If you wish to take out health insurance in Egypt, then realistically you will be restricted to private cover. Although public health insurance is currently available, assuming that you are paying contributions into the national scheme, the Egyptian government is at present overhauling the healthcare and health insurance system. They plan to make it a universal, single payer scheme, which provides more extensive coverage to Egyptian citizens. Expats are not expected to be eligible for it. Read on for information about how best to maximise your cover and make sure it is cost effective.
Personalising your health insurance cover
Currently, you should be able to access public healthcare, as long as you are a resident and are making social security contributions. At present, this consists of around 5% of your monthly income, and a maximum of 7% if family members are included. You will need to pay an extra 1% of your income if you have a child, and if you have more than two children, you will have to pay an additional 1.5% in contributions per month.
You may also wish to check with your employer whether you are covered under a group health insurance package. This is likely to be private, but is worth considering depending on what is covered by the scheme.
Your other option is to pay out of pocket for expenses. This is worthwhile if you have only minor medical issues – an appointment with a private GP does not cost a great deal – but costs can escalate rapidly if you have a chronic condition or need to see a specialist, or if you spend a night or more in an Egyptian hospital.
Check the small print of private health insurance policies to see whether they cover treatments that you may want to access, such as specialist surgical treatment or more advanced dental care.
Remember to check whether your potential policy covers pre-existing conditions, the definitions for which will vary between insurers. Usually the term applies to any conditions that present symptoms or for which you’ve been treated in the last five years. This normally includes any conditions you were diagnosed with over five years ago, but some insurers have different time limits for when the diagnosis must have happened.
You may want to check whether your policy has a ‘hospitalisation’ clause covering you for occasional hospital visits. You may need to discuss this directly with your insurer. You may also wish to check whether there is a medical evacuation clause – it is common for expats residing in Egypt to seek treatment in the more advanced facilities of the UAE, or to return to their home nation for healthcare.
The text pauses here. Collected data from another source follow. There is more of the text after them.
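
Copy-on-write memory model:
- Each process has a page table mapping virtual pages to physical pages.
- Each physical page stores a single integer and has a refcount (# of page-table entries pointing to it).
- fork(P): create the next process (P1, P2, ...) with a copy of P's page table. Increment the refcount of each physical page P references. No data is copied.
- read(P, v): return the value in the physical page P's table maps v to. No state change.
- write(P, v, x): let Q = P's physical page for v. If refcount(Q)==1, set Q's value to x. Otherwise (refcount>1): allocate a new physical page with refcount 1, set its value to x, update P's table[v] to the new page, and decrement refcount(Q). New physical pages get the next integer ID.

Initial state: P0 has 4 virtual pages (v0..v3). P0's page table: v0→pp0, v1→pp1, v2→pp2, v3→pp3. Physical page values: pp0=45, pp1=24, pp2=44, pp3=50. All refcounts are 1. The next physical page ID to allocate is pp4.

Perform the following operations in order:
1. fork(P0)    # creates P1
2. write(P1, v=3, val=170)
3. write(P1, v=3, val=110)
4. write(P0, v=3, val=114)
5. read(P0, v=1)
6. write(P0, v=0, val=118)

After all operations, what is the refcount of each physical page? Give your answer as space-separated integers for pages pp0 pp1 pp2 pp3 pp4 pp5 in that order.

Answer: 1 2 2 1 1 1

Derivation:
Op 1: fork(P0) -> P1. 4 ppages; refcounts: pp0:2 pp1:2 pp2:2 pp3:2
Op 2: write(P1, v3, 170). refcount(pp3)=2>1 -> COPY to pp4. 5 ppages; refcounts: pp0:2 pp1:2 pp2:2 pp3:1 pp4:1
Op 3: write(P1, v3, 110). refcount(pp4)=1 -> write in place. 5 ppages; refcounts: pp0:2 pp1:2 pp2:2 pp3:1 pp4:1
Op 4: write(P0, v3, 114). refcount(pp3)=1 -> write in place. 5 ppages; refcounts: pp0:2 pp1:2 pp2:2 pp3:1 pp4:1
Op 5: read(P0, v1) -> 24. No state change.
Op 6: write(P0, v0, 118). refcount(pp0)=2>1 -> COPY to pp5. 6 ppages; refcounts: pp0:1 pp1:2 pp2:2 pp3:1 pp4:1 pp5:1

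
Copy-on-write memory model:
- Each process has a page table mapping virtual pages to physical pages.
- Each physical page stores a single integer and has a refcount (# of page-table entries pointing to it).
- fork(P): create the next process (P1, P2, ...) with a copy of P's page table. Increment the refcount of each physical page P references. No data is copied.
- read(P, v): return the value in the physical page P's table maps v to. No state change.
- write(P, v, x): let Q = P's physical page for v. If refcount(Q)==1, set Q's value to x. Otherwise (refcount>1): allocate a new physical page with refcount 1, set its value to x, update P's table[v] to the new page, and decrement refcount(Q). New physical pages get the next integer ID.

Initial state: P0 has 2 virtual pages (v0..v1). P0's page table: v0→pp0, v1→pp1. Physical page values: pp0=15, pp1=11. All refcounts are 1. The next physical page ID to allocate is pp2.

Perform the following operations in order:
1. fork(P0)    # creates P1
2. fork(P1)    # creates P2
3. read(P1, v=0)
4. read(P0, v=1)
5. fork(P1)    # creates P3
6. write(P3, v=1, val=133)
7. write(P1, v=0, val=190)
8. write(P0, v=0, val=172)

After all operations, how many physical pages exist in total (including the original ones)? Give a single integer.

Answer: 5

Derivation:
Op 1: fork(P0) -> P1. 2 ppages; refcounts: pp0:2 pp1:2
Op 2: fork(P1) -> P2. 2 ppages; refcounts: pp0:3 pp1:3
Op 3: read(P1, v0) -> 15. No state change.
Op 4: read(P0, v1) -> 11. No state change.
Op 5: fork(P1) -> P3. 2 ppages; refcounts: pp0:4 pp1:4
Op 6: write(P3, v1, 133). refcount(pp1)=4>1 -> COPY to pp2. 3 ppages; refcounts: pp0:4 pp1:3 pp2:1
Op 7: write(P1, v0, 190). refcount(pp0)=4>1 -> COPY to pp3. 4 ppages; refcounts: pp0:3 pp1:3 pp2:1 pp3:1
Op 8: write(P0, v0, 172). refcount(pp0)=3>1 -> COPY to pp4. 5 ppages; refcounts: pp0:2 pp1:3 pp2:1 pp3:1 pp4:1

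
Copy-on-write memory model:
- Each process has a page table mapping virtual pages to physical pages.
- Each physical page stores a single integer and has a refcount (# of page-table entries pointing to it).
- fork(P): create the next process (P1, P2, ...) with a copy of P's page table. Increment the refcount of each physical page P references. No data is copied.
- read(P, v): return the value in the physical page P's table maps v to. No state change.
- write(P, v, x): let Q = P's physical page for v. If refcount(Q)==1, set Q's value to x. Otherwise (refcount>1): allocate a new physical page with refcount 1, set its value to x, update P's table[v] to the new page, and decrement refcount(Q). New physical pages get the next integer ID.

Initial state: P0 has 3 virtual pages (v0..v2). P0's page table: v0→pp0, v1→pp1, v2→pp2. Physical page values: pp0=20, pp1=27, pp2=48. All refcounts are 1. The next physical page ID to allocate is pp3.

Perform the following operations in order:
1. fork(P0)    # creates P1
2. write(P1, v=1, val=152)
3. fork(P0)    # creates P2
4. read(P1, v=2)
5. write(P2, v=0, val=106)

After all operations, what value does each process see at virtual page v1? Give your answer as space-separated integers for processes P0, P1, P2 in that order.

Answer: 27 152 27

Derivation:
Op 1: fork(P0) -> P1. 3 ppages; refcounts: pp0:2 pp1:2 pp2:2
Op 2: write(P1, v1, 152). refcount(pp1)=2>1 -> COPY to pp3. 4 ppages; refcounts: pp0:2 pp1:1 pp2:2 pp3:1
Op 3: fork(P0) -> P2. 4 ppages; refcounts: pp0:3 pp1:2 pp2:3 pp3:1
Op 4: read(P1, v2) -> 48. No state change.
Op 5: write(P2, v0, 106). refcount(pp0)=3>1 -> COPY to pp4. 5 ppages; refcounts: pp0:2 pp1:2 pp2:3 pp3:1 pp4:1
P0: v1 -> pp1 = 27
P1: v1 -> pp3 = 152
P2: v1 -> pp1 = 27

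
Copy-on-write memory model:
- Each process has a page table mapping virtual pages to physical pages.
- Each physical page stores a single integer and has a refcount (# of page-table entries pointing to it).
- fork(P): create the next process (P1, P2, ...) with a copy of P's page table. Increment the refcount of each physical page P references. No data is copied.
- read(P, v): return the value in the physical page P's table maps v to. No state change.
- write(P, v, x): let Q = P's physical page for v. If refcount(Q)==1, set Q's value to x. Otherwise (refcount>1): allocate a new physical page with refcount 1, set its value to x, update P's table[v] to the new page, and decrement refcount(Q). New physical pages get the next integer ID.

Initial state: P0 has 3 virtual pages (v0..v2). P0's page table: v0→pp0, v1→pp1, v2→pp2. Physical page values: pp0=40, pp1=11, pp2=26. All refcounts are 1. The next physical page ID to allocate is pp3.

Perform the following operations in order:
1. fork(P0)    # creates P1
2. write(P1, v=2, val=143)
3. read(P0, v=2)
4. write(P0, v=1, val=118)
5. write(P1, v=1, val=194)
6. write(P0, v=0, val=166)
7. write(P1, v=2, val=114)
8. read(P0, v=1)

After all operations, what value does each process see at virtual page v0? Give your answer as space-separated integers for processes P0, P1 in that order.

Op 1: fork(P0) -> P1. 3 ppages; refcounts: pp0:2 pp1:2 pp2:2
Op 2: write(P1, v2, 143). refcount(pp2)=2>1 -> COPY to pp3. 4 ppages; refcounts: pp0:2 pp1:2 pp2:1 pp3:1
Op 3: read(P0, v2) -> 26. No state change.
Op 4: write(P0, v1, 118). refcount(pp1)=2>1 -> COPY to pp4. 5 ppages; refcounts: pp0:2 pp1:1 pp2:1 pp3:1 pp4:1
Op 5: write(P1, v1, 194). refcount(pp1)=1 -> write in place. 5 ppages; refcounts: pp0:2 pp1:1 pp2:1 pp3:1 pp4:1
Op 6: write(P0, v0, 166). refcount(pp0)=2>1 -> COPY to pp5. 6 ppages; refcounts: pp0:1 pp1:1 pp2:1 pp3:1 pp4:1 pp5:1
Op 7: write(P1, v2, 114). refcount(pp3)=1 -> write in place. 6 ppages; refcounts: pp0:1 pp1:1 pp2:1 pp3:1 pp4:1 pp5:1
Op 8: read(P0, v1) -> 118. No state change.
P0: v0 -> pp5 = 166
P1: v0 -> pp0 = 40

Answer: 166 40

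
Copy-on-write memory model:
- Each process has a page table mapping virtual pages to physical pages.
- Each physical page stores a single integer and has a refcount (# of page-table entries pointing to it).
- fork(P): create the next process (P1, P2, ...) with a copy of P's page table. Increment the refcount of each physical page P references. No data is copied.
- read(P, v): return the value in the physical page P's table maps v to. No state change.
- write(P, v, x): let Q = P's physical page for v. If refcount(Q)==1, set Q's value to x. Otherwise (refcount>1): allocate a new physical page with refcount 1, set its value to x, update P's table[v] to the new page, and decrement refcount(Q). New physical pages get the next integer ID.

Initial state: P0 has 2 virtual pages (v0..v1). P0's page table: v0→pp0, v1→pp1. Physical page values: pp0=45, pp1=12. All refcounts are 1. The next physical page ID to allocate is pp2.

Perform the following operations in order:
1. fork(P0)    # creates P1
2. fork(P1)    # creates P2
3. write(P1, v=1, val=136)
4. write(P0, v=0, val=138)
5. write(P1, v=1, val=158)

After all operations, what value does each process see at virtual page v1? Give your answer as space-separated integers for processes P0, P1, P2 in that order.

Op 1: fork(P0) -> P1. 2 ppages; refcounts: pp0:2 pp1:2
Op 2: fork(P1) -> P2. 2 ppages; refcounts: pp0:3 pp1:3
Op 3: write(P1, v1, 136). refcount(pp1)=3>1 -> COPY to pp2. 3 ppages; refcounts: pp0:3 pp1:2 pp2:1
Op 4: write(P0, v0, 138). refcount(pp0)=3>1 -> COPY to pp3. 4 ppages; refcounts: pp0:2 pp1:2 pp2:1 pp3:1
Op 5: write(P1, v1, 158). refcount(pp2)=1 -> write in place. 4 ppages; refcounts: pp0:2 pp1:2 pp2:1 pp3:1
P0: v1 -> pp1 = 12
P1: v1 -> pp2 = 158
P2: v1 -> pp1 = 12

Answer: 12 158 12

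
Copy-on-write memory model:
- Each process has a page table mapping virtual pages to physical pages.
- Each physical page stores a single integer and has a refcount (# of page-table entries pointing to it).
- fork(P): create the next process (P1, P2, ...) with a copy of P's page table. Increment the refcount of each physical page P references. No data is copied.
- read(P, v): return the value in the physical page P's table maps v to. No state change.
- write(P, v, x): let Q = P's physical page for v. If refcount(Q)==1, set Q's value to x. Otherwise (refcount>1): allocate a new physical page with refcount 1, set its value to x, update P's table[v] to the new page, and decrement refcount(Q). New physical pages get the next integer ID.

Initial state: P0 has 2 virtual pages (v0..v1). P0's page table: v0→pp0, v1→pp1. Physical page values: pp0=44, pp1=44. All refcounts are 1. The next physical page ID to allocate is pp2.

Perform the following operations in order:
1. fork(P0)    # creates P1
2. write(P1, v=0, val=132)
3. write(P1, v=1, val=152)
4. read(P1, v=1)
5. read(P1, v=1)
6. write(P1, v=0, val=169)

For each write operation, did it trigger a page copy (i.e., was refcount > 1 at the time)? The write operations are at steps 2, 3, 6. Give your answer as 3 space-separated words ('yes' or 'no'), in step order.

Op 1: fork(P0) -> P1. 2 ppages; refcounts: pp0:2 pp1:2
Op 2: write(P1, v0, 132). refcount(pp0)=2>1 -> COPY to pp2. 3 ppages; refcounts: pp0:1 pp1:2 pp2:1
Op 3: write(P1, v1, 152). refcount(pp1)=2>1 -> COPY to pp3. 4 ppages; refcounts: pp0:1 pp1:1 pp2:1 pp3:1
Op 4: read(P1, v1) -> 152. No state change.
Op 5: read(P1, v1) -> 152. No state change.
Op 6: write(P1, v0, 169). refcount(pp2)=1 -> write in place. 4 ppages; refcounts: pp0:1 pp1:1 pp2:1 pp3:1

yes yes no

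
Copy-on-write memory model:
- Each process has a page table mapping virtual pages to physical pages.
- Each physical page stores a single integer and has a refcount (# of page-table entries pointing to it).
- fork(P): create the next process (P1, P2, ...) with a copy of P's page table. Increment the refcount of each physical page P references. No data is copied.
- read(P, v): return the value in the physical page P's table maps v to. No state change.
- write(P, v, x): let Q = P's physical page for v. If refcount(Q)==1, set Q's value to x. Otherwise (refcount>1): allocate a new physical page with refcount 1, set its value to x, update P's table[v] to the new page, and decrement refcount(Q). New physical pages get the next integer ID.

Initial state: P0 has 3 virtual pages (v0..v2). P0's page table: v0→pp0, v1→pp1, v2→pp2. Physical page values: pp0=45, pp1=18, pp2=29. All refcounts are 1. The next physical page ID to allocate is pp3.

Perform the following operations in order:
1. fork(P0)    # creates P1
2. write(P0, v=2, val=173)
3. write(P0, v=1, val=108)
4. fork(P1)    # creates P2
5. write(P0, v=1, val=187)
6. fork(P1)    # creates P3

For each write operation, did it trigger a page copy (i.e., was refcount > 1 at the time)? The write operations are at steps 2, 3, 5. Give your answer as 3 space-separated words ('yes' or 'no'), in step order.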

Take a good look at any potential policy for cover relating to healthcare that does not apply to you. Some policies have provision for maternity care, for instance, and if you are not intending to become pregnant (or prefer to rely on the cover provided by the Egyptian maternity system), then you may wish to reduce your policy costs by having such options removed.
You may also be able to reduce the cost of your premium through ‘cost sharing.’ This means that you and your insurer will share the costs of any treatment. You will pay up to an agreed limit, and your provider will cover the rest. Different insurers will have different ways of arranging cost sharing:
This is where you pay a fixed sum for your treatment and your insurer covers the rest. For instance, if the total cost of your treatment is €85, and your co-pay amount is set at €40, then you will pay €40 and your insurer will pay €45.
This is where you pay a fixed percentage of the total cost and your insurer covers the rest. For instance, if your coinsurance is set at 20%, you will pay 20% of €85 and your insurer will cover the remaining 80%.
This is where you pay the entire amount allowed for all services provided until the deductible is met. For instance, if your policy has a €1,000 annual deductible, you would pay €85 for each visit to your healthcare clinic and then, once you have had 11 such appointments, your insurance will begin to pay out to the doctor directly.
You may also need to look at whether there is an out-of-pocket maximum that you would be expected to pay after your deductible has been met. Let’s say that your plan above, with a €1000 deductible, also has a co-insurance option of 20% and an out-of-pocket maximum of €1500. In this instance, you would pay €85 for 11 visits to the doctor under your deductible until it is met. You will then pay €17 for each visit as your 20% coinsurance, until you reach the co-insurance ceiling of €500 (€1,500 minus the deductible of €1,000). At that point, you would pay nothing more for the remainder of the plan year.
It is worth doing the maths, especially if you don’t think that you’ll need to make more than a couple of visits to your GP in any one policy period. For example, if you just want dental check-ups with an occasional filling, it might be worth working out whether one or two out-of-pocket costs might be cheaper than full dental cover.
As so many variables have an effect on the cost of international private medical insurance in Egypt, it is very difficult to give an accurate estimate of how much this might cost you, without knowing the full details of what coverage you require. However, as a very rough guide, using a standard profile of a 40-year-old British male with no deductibles, no co-insurance, a middle tier plan/product, all modules included and worldwide coverage excluding the US, a ballpark price of around £4,000/$5,000 might be expected. If you want your coverage to include the US, the premium could increase to almost double this amount.